158,18 Reichsmark kostet eine deutsche Hinrichtung. Reell bleibt reell. Nicht um den Bruchteil ­eines Pfennigs wird der Verstorbene betrogen.«
Jeder Tag, den man überlebte, war ein kleiner Sieg, brachte das ersehnte Ende des Krieges ein Stückchen näher. Ruth Andreas-Friedrich beschrieb den Kampf um Berlin, die Verheerungen, die der deutsche Volkssturm und die sogenannten Werwölfe noch immer anzurichten in der Lage waren.
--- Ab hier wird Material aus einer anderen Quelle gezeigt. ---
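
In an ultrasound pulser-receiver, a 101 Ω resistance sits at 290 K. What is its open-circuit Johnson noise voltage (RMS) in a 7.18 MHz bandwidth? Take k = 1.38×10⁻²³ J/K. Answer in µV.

V_n = √(4kTRB)
4kTRB = 4 × 1.38×10⁻²³ × 290 × 1.01×10² × 7.18×10⁶ = 1.16×10⁻¹¹ V²
V_n = √(1.16×10⁻¹¹) = 3.41×10⁻⁶ V = 3.41 µV

3.41 µV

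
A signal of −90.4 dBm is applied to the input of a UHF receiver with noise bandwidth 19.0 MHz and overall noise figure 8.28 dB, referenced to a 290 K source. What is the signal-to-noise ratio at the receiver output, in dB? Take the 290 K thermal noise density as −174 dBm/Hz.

Noise floor: N = −174 + 10 log₁₀(B) + NF
10 log₁₀(1.90×10⁷) = 72.79 dB
N = −174 + 72.79 + 8.28 = −92.93 dBm
SNR = P_sig − N = −90.4 − (−92.93) = 2.53 dB → 2.5 dB

2.5 dB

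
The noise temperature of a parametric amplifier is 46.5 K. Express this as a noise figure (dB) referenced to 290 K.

F = 1 + T_e/T₀ = 1 + 46.5/290 = 1.16034
NF = 10 log₁₀(1.16034) = 0.646 dB

0.646 dB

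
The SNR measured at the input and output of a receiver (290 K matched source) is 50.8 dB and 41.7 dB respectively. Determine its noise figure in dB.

NF (dB) = SNR_in(dB) − SNR_out(dB) when the source is at T₀
NF = 50.8 − 41.7 = 9.1 dB

9.1 dB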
Doch am 29. April 1945 kroch, wer konnte, aus den Kellern. Die Tagebuchschreiberin konstatierte ironisch-verbittert am 15. Mai: »Wie Pilze schießen die ›antifaschistischen‹ Gruppen aus der Erde.«
Ruth Andreas-Friedrich war keine Linke. Unmittelbar nach dem Krieg wurde sie Sozialdemokratin, denn auch gegenüber den russischen Befreiern der Stadt blieb sie skeptisch. Von den deutschen Kommunisten hielt sie erst recht nichts, nachdem sie an der von ihnen initiierten Gründungsversammlung des »Kulturbundes zur demokratischen Erneuerung Deutschlands« teilgenommen hatte: »Der Saal«, schrieb sie danach, »ist gefüllt bis in die letzte Ecke. Man will sich demokratisch erneuern. Man hat den ehrlichen Willen zu Aufbau und verantwortlicher Leistung. Wenn man nur nicht immer so viel reden würde. Frank, der neben mir sitzt, schielt schon zum dritten Mal verzweifelt auf die Uhr. Seit zweieinhalb Stunden folgt eine Festansprache der anderen. ›Wir Männer der Kunst‹, tönt es mir in den Ohren, ›wir Männer der Wissenschaft … wir Männer des neuen Deutschland.‹ Empört zupfe ich Frank am Ärmel: ›Ob die vergessen haben, dass es bei uns auch Frauen gibt?‹ Sie haben es offenbar vergessen. Ebenso wie die Tatsache, dass man eine demokratische Erneuerung nicht gut mit nazistischen Superla­tiven beginnt. Fast keiner der acht Prominenten, die hier mit der Vergangenheit abrechnen und sich um die Bereinigung unseres Kulturlebens bemühen, scheint zu bemerken, wie wenig ihm bisher die Bereinigung des eigenen Sprachstils gelungen ist. Noch immer geht es ihnen um Höchstes und Letztes, um Gewaltigstes und Erhabenstes. Von Schulung, Einsatz, Zielsetzung und Marschrichtung sprechen sie mit schöner Unbefangenheit.«
Anfang Juli, als der Kulturbund tagte, erreichten die amerikanischen Einheiten Berlin. Bald waren die Spannungen unter den Alliierten zu spüren, die Ruth Andreas-Friedrich im zweiten Band ihrer Tagebuchaufzeichnungen beschreibt. Am 8. August 1945 nahm sie fassungslos den Atombombenabwurf auf Hiroshima zur Kenntnis. Und rund zwei Wochen später war sie mit Borchard bei einem britischen Offizier zu Gast. Auf dem Nachhauseweg wurde ihr Lebensgefährte, der erste Dirigent der Berliner Philharmoniker nach dem Krieg, versehentlich von einem amerikanischen Soldaten erschossen.
Die Kugel, die ihn tötete, hatte sich bei einem Scharmützel zwischen Russen und Amerikanern verirrt, der Kalte Krieg hatte begonnen, und noch einmal setzte Ruth Andreas-Friedrich sich an einen Schreibtisch, um den Verlauf der Geschichte zu protokollieren. 1948 aber verließen sie die Kräfte, sie hatte genug von dem schwie­rigen Leben in Berlin und siedelte nach München über, wo sie den Arzt Walter Seitz, ehemals Mitglied der Gruppe »Onkel Emil«, heiratete. Ihre Tochter Karin wurde Journalistin bei der Süddeutschen Zeitung und lebt noch immer in München. Ruth Andreas-Friedrich hat dort ihrem Leben aus eigenem Entschluss 1977 ein Ende gesetzt.